Tufail Ahmad of Pannad village of Bijbehara teshil in district Anantnag has set an example for the tribal community by achieving an extraordinary feat after cracking IIT exams.
Pannad is among the many remote areas of Kashmir where internet, access to roads and modern facilities are yet to be made available. Given their remote location and topography, government is planning to reach out to these areas through rural development and tribal affairs departments.
Tufail's family and the whole villagers are feeling up above the sky by their son's feat.
Cracking IIT exam may sound usual for others in metro cities where flourishing coaching centres and online education have made writing such exams easy. But for Tufail, it is an extraordinary feat given the lack of resources and money for these tribal youth to study.
Jammu and Kashmir's Gujjar population is mostly nomadic and migrates from Jammu to Kashmir with their sheep. This population is still far behind than others in the Union Territory given the remoteness of their localities and their neglect.
Tufail's family is among the few non-migrant Gujjars who don't shepherd sheep but their father does manual labour to educate his children and run the family chores.
"I did self study from books. My father bought me a smartphone on which I would download videos and PDF by walking 10 kilometers to an Khirram village to avail interent," Tufail said.
Tufail is set to study engineering in IIT Mandi (in Himachal Pradesh) for four years. This young boy got his primary education from a government school in his locality and now his next goal is Indian Administrative Service by preparing for UPSC exams while completing his engineering at IIT Mandi.

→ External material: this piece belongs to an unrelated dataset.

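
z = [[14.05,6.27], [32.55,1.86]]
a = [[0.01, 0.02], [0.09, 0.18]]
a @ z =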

Tufail's father Muhammad Yaqoob said that he laboured hard to educate his children.
"My hardwork and Tufail's focus have enabled him to crack this exam. I feel very proud of my son," Yaqoob said.
Youths like Tufail are becoming inspiration for tribal youth who live in remote areas where basic life facilities are yet not available for the inhabitants.
"Tufail has proved that in adversity, we can achieve life goals by focusing and commitment to success. Tufail will prove an icon for our youth who have not many heroes to follow," Zahid Parwaz Choudhary, a Gujjar youth leader and PhD scholar at University of Kashmir said.
Tribal activist and author Javaid Rahi said youths like Tufail are role models for tribal population whose literacy rate is extremely low as compared to the national and state average.
As per Census 2011, literacy rate in India is 73 per cent and for Scheduled Tribes at national level it is 59 per cent only.
"In J&K, only 50 per cent tribals are shown literate as per 2011 Census which has not yet shown much upward improvement. The main reasons of the low literacy among tribes are poverty, conflict, topography and superstitions. The female literacy rates are extremely lower as compared to the national average," Rahi said.
Zahid Parwaz Choudhary said that the government and Tribal Affairs department have to work together with tribal youth and students to hammer out a solution for increasing literacy rate and access to education.
"If government schemes and plans are implemented sincerely, every Gujjar home will produce Tufail-like IITains," he said.